This one is pretty funny, no cannibals or gore here, and I did a tweet thread about it earlier this month. I discovered this story in the London Post, Aug. 1770. I came across it while looking up other stories for the co-written 18thC Slasher WIP (working title: REDSTONE) research.
The following story has made some noise in the neighbourhood of May-fair: A celebrated lady of quality, in the absence of her old gallant (Gen. C.) was entertaining herself in an agreeable tete a tete with a young beau, the son of a noble Lord; when in the interim her old gentleman returned; the lady (as is common in such cases) locked the young man into a closet, and put the key in her pocket. The old lover, finding the lady dressed, insisted that she should accompany him to Ranelagh. Her favourite maid was out; she had therefore no one to communicate the closet secret to: however, she made herself easy with thinking that she would feign herself indisposed and stay but a short time at Ranelagh; but happening to join an agreeable party there, the company, the music &c. all conspired to make her forget her imprisoned beau, and away they all went to Vauxhall, from whence they did not return until four in the morning. In the mean time the closeted gentleman made various efforts to regain his liberty. In the morning the house maid came to clean the room, when hearing an odd noise (for he was by that time asleep and snoring) she alarmed the house, and Insisted that the closet was haunted, for she was sure no human being could be there. In short, the lady was obliged to come and release the lover, who to his no small mortification, is, since this event, nick-named The Ghost.

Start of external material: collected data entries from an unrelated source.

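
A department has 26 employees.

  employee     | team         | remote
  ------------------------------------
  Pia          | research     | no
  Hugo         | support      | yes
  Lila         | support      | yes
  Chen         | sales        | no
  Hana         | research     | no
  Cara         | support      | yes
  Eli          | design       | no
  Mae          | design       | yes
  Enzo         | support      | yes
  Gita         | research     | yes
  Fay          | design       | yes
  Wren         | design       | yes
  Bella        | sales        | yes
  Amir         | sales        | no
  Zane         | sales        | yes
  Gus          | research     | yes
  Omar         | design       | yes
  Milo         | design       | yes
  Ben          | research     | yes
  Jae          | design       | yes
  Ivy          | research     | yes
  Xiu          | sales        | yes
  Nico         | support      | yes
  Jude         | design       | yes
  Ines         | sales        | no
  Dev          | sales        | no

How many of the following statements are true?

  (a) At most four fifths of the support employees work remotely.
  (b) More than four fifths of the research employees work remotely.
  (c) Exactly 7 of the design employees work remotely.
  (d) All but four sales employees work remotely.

2

(a) support: |A| = 5, |A ∩ B| = 5; needs |A ∩ B| / |A| ≤ 4/5 — false.
(b) research: |A| = 6, |A ∩ B| = 4; needs |A ∩ B| / |A| > 4/5 — false.
(c) design: |A| = 8, |A ∩ B| = 7; needs |A ∩ B| = 7 — true.
(d) sales: |A| = 7, |A ∩ B| = 3; needs |A ∖ B| = 4 — true.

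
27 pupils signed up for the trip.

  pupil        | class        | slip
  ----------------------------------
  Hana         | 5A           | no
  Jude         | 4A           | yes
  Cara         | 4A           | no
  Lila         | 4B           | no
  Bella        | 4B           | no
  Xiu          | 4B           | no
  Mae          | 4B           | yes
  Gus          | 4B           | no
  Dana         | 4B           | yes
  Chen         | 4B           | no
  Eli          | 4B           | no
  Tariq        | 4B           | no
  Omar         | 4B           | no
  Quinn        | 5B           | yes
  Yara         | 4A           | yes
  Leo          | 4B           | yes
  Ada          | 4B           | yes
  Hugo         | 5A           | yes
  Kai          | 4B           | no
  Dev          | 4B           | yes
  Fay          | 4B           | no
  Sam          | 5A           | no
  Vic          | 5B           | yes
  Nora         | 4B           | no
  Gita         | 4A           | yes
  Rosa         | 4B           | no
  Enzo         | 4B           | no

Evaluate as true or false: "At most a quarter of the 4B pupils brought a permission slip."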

This one just made me laugh, and I think requires no detailed discussion! Hope you enjoyed it too! I think my favourite line is “as is common in such cases”, which absolutely creased me. So many lads locked in closets. Just a standard drill.
May-fair: Mayfair, the affluent district in London.

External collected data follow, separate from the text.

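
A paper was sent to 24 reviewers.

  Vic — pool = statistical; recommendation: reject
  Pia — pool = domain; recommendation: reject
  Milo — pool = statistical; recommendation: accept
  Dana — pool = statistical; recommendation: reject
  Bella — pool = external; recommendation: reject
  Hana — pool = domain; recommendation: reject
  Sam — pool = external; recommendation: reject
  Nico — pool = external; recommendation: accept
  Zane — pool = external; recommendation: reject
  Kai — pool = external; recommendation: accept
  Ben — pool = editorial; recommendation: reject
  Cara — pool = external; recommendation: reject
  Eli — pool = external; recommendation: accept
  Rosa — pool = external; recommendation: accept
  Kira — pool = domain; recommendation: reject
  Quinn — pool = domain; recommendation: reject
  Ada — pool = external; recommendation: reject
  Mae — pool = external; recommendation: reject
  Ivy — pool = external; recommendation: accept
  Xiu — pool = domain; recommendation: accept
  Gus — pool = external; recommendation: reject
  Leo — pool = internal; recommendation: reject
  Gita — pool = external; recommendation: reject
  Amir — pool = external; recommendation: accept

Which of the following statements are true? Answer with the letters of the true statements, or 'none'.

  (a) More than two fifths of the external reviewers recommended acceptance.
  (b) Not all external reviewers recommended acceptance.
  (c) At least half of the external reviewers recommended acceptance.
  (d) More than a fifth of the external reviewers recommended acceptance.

|A| = 14, |A ∩ B| = 6, |A ∖ B| = 8.
(a) |A ∩ B| / |A| > 2/5: holds.
(b) A ⊄ B (|A ∖ B| ≥ 1): holds.
(c) |A ∩ B| ≥ |A ∖ B|: fails.
(d) |A ∩ B| / |A| > 1/5: holds.

(a), (b), (d)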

closet: a large wardrobe, possibly like one of these.
old gallant: her admirer, beau, in this case a General in the British Army (Gen. C.) – the paper only gives his initial but that would be enough for most of the social circle to know exactly who this referred to.
Ranelagh: Ranelagh Pleasure Gardens were set up to rival Vauxhall, but there was nowhere to get a decent drink (tea or coffee was fine) and no gambling.
Vauxhall: Vauxhall Pleasure Gardens were accessible across the river by boat, which at night must have been a more exciting start to the evening’s entertainment, and walks in the gardens were well-lit but also had a mix of more secluded places for promenading or slipping off for something naughtier.